Saturday, January 15, 2011

l'alpe d'huez

there is a little mountain in a little ski resort in a little village in a mountain pasture in the central french alps, named l'alpe d'huez.
( that sentence feels like a set of those russian matryoshka dolls, the ones who nest inside each other and you discover them, one by one, until the tiniest one is revealed deep, deep within the fourth or fifth doll. )
shall I now invoke something spanish? or italian? or german?
no, I will return to france, to the famous l'alpe d'huez, key climb in the tour de france for decade after decade.
it's truly not that long of a climb at just under 14 kilometres, and as the alps go, it's not even that intensely difficult of a climb, holding an average grade of just under 8 percent. the fastest cyclists zip up it in less than forty minutes.
we won't discuss how long it would take me to climb that darn thing.
but I can tell you about how long it took me to complete the power camp version of the l'alpe d'huez climb: the same time it took everyone else, somewhere around an hour.

our power camp creator employs his sense of humor when naming some of our spin-bike experiences, and naming last tuesday's ride after this tour de france mountain stage is an example of such. a few times during the winter-long camp we are treated to these experiences where instead of systematic intervals to tackle we are given varying lengths in different high-intensity heartrate zones that when put together could simulate an actual climb.
we might spend 10 minutes just above lactate threshold, then five minutes in the zone above that, then three minutes in our top zone, before backing off for ten minutes a few beats below that, then heading back up to the top, then dropping back to lactate threshold for another 5 or 7 minutes . . . and then on and on.
and I actually like this kind of workout.
remember, I'm that workhorse that once warmed up, can work forever (not really) at a fairly intense level. (as long as I don't have to spin like a gerbil on amphetamines while doing so.) I'm a decent climber, mainly because I can work at those higher heartrates for quite some time.
I much prefer that kind of work to, say, sprinting, or yo-yo-ing back and forth from a recovery zone to the top zone 5 or 10 times.

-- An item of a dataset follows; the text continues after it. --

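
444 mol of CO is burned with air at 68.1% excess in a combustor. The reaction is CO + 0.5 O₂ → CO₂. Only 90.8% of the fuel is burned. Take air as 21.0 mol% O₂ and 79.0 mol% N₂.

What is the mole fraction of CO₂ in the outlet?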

what I need to work on, however, is the visualization. if I could learn to picture the mountain itself, to see the snow banked alongside the road, smell the green of spring beginning to peak its head through the remains of last year's growth, watch the sun bounce off the rock faces and feel its power soak into my skin, perhaps then I'd be better able to lose myself in the pleasure of the ride.
perhaps I need to take a trip to france.
to a specific place in france, to a mountain pasture in the central french alps where a little mountain sits in a little ski resort in a little village . . .
maybe I'll see you there.
or maybe I'll just see you in my visualization.
us and lance, powering around those switchbacks, muscles straining, climbing to the top . . .

maybe I'll just buy a poster.

or maybe I'll dream big, and start planning my trip to france.